In the literary classic depicting the aftermath of the French Revolution, Les Miserables, lead character Jean Valjean is sentenced to prison for stealing bread to provide for his family. In 2021 Kabul, Afghanistan, under newly-imposed Taliban rule, Valjean’s crime would at the very least lead to amputation of the limb that stole.
In the wake of Kabul’s fall to the Taliban, the world watches with bated breath to see what emerges from the conquered nation’s new occupiers.
Then and Now: Justice under Taliban Occupancy
Operating under a rigid form of Sunni Islam, the Taliban enforces a radicalized form of Sharia—Islamic law. In the ‘90s under this severe interpretation of Sharia Law, the 90% of Taliban-controlled Afghanistan saw punishments for crimes range from “public executions of convicted murderers and adulterers, and amputations for those found guilty of theft”. Public executions in crowded stadiums chilled the world as media footage of these events was released.
In 2021, nearly 20 years after Afghanistan was temporarily freed of the Taliban’s occupation, it becomes increasingly clear that this harsh interpretation of Sharia will return just like its occupiers. Mullah Nooruddin Turabi, head of the Taliban’s Ministry of Propagation of Virtue and Prevention of Vice in the 90s, told the Associated Press that punishments acted as strong deterrents for criminal activity and were to be reinstated. In fact, while many stand in opposition to such strong and inhumane repercussions for crimes, some Afghans appreciate the rapid decrease in crime that accompanied the arrival of the Taliban. Interestingly enough, despite the harsh treatment of women under the Taliban’s rule, Turabi explains that rather than having a judiciary strongly weighted in favor of Islamic clerics adjudicate the cases, this time judges, women included, would weigh in on the ultimate adjudication. Whether or not the Taliban will go public with these amputations and executions remains unclear.
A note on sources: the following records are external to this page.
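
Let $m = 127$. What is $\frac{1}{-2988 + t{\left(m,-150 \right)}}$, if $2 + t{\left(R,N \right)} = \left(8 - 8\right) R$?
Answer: $- \frac{1}{2990} \approx -0.00033445$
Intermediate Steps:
$t{\left(R,N \right)} = -2$ ($t{\left(R,N \right)} = -2 + \left(8 - 8\right) R = -2 + 0 R = -2 + 0 = -2$)
$\frac{1}{-2988 + t{\left(m,-150 \right)}} = \frac{1}{-2988 - 2} = \frac{1}{-2990} = - \frac{1}{2990}$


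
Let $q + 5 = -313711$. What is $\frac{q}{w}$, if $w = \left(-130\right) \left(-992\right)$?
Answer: $- \frac{6033}{2480} \approx -2.4327$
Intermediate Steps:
$q = -313716$ ($q = -5 - 313711 = -313716$)
$w = 128960$
$\frac{q}{w} = - \frac{313716}{128960} = \left(-313716\right) \frac{1}{128960} = - \frac{6033}{2480}$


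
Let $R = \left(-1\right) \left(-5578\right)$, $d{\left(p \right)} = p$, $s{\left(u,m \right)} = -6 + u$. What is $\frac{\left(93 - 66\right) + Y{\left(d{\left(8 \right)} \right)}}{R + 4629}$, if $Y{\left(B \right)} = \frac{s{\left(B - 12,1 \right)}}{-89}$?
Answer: $\frac{2413}{908423} \approx 0.0026563$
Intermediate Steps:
$R = 5578$
$Y{\left(B \right)} = \frac{18}{89} - \frac{B}{89}$ ($Y{\left(B \right)} = \frac{-6 + \left(B - 12\right)}{-89} = \left(-6 + \left(-12 + B\right)\right) \left(- \frac{1}{89}\right) = \left(-18 + B\right) \left(- \frac{1}{89}\right) = \frac{18}{89} - \frac{B}{89}$)
$\frac{\left(93 - 66\right) + Y{\left(d{\left(8 \right)} \right)}}{R + 4629} = \frac{\left(93 - 66\right) + \left(\frac{18}{89} - \frac{8}{89}\right)}{5578 + 4629} = \frac{\left(93 - 66\right) + \left(\frac{18}{89} - \frac{8}{89}\right)}{10207} = \left(27 + \frac{10}{89}\right) \frac{1}{10207} = \frac{2413}{89} \cdot \frac{1}{10207} = \frac{2413}{908423}$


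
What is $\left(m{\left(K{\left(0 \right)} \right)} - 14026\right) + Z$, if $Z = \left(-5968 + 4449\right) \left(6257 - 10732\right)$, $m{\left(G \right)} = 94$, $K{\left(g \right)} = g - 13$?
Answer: $6783593$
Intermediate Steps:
$K{\left(g \right)} = -13 + g$
$Z = 6797525$ ($Z = \left(-1519\right) \left(-4475\right) = 6797525$)
$\left(m{\left(K{\left(0 \right)} \right)} - 14026\right) + Z = \left(94 - 14026\right) + 6797525 = -13932 + 6797525 = 6783593$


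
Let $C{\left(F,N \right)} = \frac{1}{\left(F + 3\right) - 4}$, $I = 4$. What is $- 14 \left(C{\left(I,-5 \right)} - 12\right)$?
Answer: $\frac{490}{3} \approx 163.33$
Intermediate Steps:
$C{\left(F,N \right)} = \frac{1}{-1 + F}$ ($C{\left(F,N \right)} = \frac{1}{\left(3 + F\right) - 4} = \frac{1}{-1 + F}$)
$- 14 \left(C{\left(I,-5 \right)} - 12\right) = - 14 \left(\frac{1}{-1 + 4} - 12\right) = - 14 \left(\frac{1}{3} - 12\right) = \left(-14\right) \left(- \frac{35}{3}\right) = \frac{490}{3}$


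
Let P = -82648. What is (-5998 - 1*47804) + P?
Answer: -136450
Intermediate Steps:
(-5998 - 1*47804) + P = (-5998 - 1*47804) - 82648 = (-5998 - 47804) - 82648 = -53802 - 82648 = -136450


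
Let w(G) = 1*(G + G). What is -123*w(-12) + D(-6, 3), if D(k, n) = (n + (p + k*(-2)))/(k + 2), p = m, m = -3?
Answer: 2949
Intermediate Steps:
p = -3
w(G) = 2*G (w(G) = 1*(2*G) = 2*G)
D(k, n) = (-3 + n - 2*k)/(2 + k) (D(k, n) = (n + (-3 + k*(-2)))/(k + 2) = (n + (-3 - 2*k))/(2 + k) = (-3 + n - 2*k)/(2 + k))
-123*w(-12) + D(-6, 3) = -246*(-12) + (-3 + 3 - 2*(-6))/(2 - 6) = -123*(-24) + (-3 + 3 + 12)/(-4) = 2952 - ¼*12 = 2952 - 3 = 2949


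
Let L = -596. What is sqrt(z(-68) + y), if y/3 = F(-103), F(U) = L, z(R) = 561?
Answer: I*sqrt(1227) ≈ 35.029*I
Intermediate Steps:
F(U) = -596
y = -1788 (y = 3*(-596) = -1788)
sqrt(z(-68) + y) = sqrt(561 - 1788) = sqrt(-1227) = I*sqrt(1227)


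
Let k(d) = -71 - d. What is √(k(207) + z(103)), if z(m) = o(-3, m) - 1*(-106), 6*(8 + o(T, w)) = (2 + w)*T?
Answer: I*√930/2 ≈ 15.248*I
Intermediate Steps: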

On the other hand as of late September of 2021, Taliban fighters in Kabul have taken matters into their own hands, executing vigilante justice for small theft through public shaming reminiscent of the past. With hands tied, faces painted, and bodies packed into pickup trucks only to be paraded around Kabul, public humiliation marks the beginning of what justice will look like under the new Taliban rule.
The Role of Technology in new Taliban Occupation
What exactly justice looks like, at least visually, could be left up to the hands of those living in Taliban-occupied Afghanistan. Turabi further elaborates on what Taliban rule will look like with the surprising admission of technology—phones, television, videos, and photos—as an essential component of everyday life that the so-called changed Taliban will allow. In this sense, the potential role of those living under Taliban rule is paramount as harbingers of an inhumane justice system.
Social media has proven to be a radical tool for change and accountability for actions local, domestic, and global. Seemingly light-speed seeds of change plant themselves in individuals as cries of injustice lead to timelines and social media stories amplifying calls for reform. Should public executions under new Taliban rule wind up on Facebook or Instagram, there’s no telling what exactly will happen, but one thing is for sure, fast and swift as a sword may swing to behead, social media will light fire to the Taliban’s harsh practices in public outcry.
Keeping the embers of a fire of accountability perpetually burning is the best thing those seeking to check the Taliban’s rule from overseas can do. The new occupation of Afghanistan comes with a new need for social acceptance by larger nation-states, especially those in the UN. If the Taliban achieves social acceptability, it achieves acknowledgement as a valid form of government. Should a direct violation of Article 5 of the Universal Declaration for Human Rights arise—subjection “to torture or to cruel, inhuman or degrading treatment or punishment”—negative global feedback from the social media masses and more could waterfall into international political action against the Taliban. As of right now, nations have slowed their accusations against the Taliban with media not commenting or updating on the now occupied Afghanistan since late September.
For now, there is little chance that the Taliban will not partake in these harsh forms of justice from the get go, leaving many poor, hungry, trapped, and afraid as they aim to provide for their families. In this land that is no longer theirs to call home, for a stolen piece of bread, a prison sentence would be favorable to a limb amputation. The decision of which they’ll get is unfortunately out of their hands.
What can you do?
Those interested in aiding those currently residing or fleeing this occupied country can engage in:
(1) Reading the news to stay informed about what is happening under Taliban rule
(2) Using social media as a tool to amplify the voices that cannot be heard
(3) Writing to your local Senator and House of Reps legislators to engage in action that would either hold the Taliban accountable or altogether refuse acknowledgement of its rule as valid
(4) Donating time and money to help relocate the refugees.